Friday, January 25, 2002

A Sporting Life

My happiest memories of sports in highschool are of sitting at the kitchen table, drinking tea and eating mother’s sustaining fruitcake with my friend, Helen. After years of supervised and compulsory sports, at age seventeen, school allowed us to choose our own Friday afternoon exercise, and we elected to ramble through the waist-high bracken on the moor, right back over to my house. Officially, we were running cross-country.

I was never much of an athlete at school. Being short sighted and preoccupied, I disliked sports that involved the close approach of fast-moving objects such as field hockey balls. And I didn’t much care for running, jumping or catching either. Team sports were a moral trial to me, and I still recall the mortification of having let the team down yet again.

Still, I was early trained in the English custom of nice healthy walks in the drizzling rain by my mother who, to this day, chases her grandchildren out of the house “to get some fresh air before supper,” regardless of the weather or TV schedule. So I distinguished between sports, which I scorned, and taking exercise, which I approved of and liked. Exercise included swimming solitary laps in the local pool as well as going for long walks and, later, serious hiking in the Lake District. In college, I joined an eight, and decided to classify rowing as exercise not a sport, since one sits down throughout the whole activity.

I make these autobiographical remarks in the interests of full disclosure. Perhaps my childhood sporting traumas have warped my perceptions. Or perhaps my problem is just that I grew up in a different culture. For I am puzzled by the American mania for sports in highschool and college.

At the Post Office last week, I overheard a soccer mom’s in-depth and impassioned critique of junior’s coach: his techniques, commitment and career stats. Her friend responded with an equally-exhaustive account of her packed schedule as fund-raiser and chauffeur for her child’s sports team. Neither spared a comment for their children’s academic instructors.

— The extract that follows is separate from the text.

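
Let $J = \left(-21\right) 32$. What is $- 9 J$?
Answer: $6048$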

My local paper regularly devotes a section to highschool and college athletics, but reports on science projects and theatre productions appear only sporadically. A helicopter makes the rounds of local highschool games, so the TV station can broadcast sporting highlights with the evening news. I don’t understand this passionate interest nor how schools justify this relentless promotion of sports.

One line I’ve heard is that playing sports builds the student’s moral character: it teaches one to play fair and win honestly in the great game of life. But there’s something puzzling here. My American sports-fan friends will readily concede that professional and even collegiate sports are fairly corrupt businesses. People agree that there’s a problem when Coach Knight throws another temper tantrum, or when O’Leary falsifies his credentials. Yet, somehow, this admission doesn’t lead to the question whether sports training - as such - really does teach the virtues of emotional self-control or honesty.

Another claim is that exposure to sport in school is the basis for a life-long commitment to physical health. But while the talented few may be trained and supported, the majority of students will never make the school teams. When the whole school turns out to cheer for the Homecoming game, most of the students will be relegated to the sidelines. This strikes me as good preparation for a lifetime of spectatorship, not activity. I wonder, too, whether optional tai chi every morning would have a more calming and healthful effect on more students’ alertness and attitudes than a bi-weekly stadium filler, where most are just warming the benches.

My complaint isn’t against sports in school, nor even against spectator sports. After all, if education in part prepares us to appreciate human excellence, perhaps we should learn to appreciate physical virtuosity as well as intellectual and aesthetic prowess. And with the incidence of childhood and adolescent obesity rising rapidly, schools surely ought to focus on students’ bodies as well as their minds.

With the Thomas Junta case in the national news, and the squalid tale of coach Chris Woods and his student-girlfriend circulating locally, my question arises more vividly. Under what conditions can students get the purported benefits of sports participation, while avoiding some problems associated with organised sport?

I think back to my pleasurable moorland rambles. With some encouragement, as a young woman, I was able to find some healthy activities that I liked and the habit of exercise has persisted, though I have no crowds to cheer me on. And I hope that my un-sporting counterparts in local schools are equally lucky.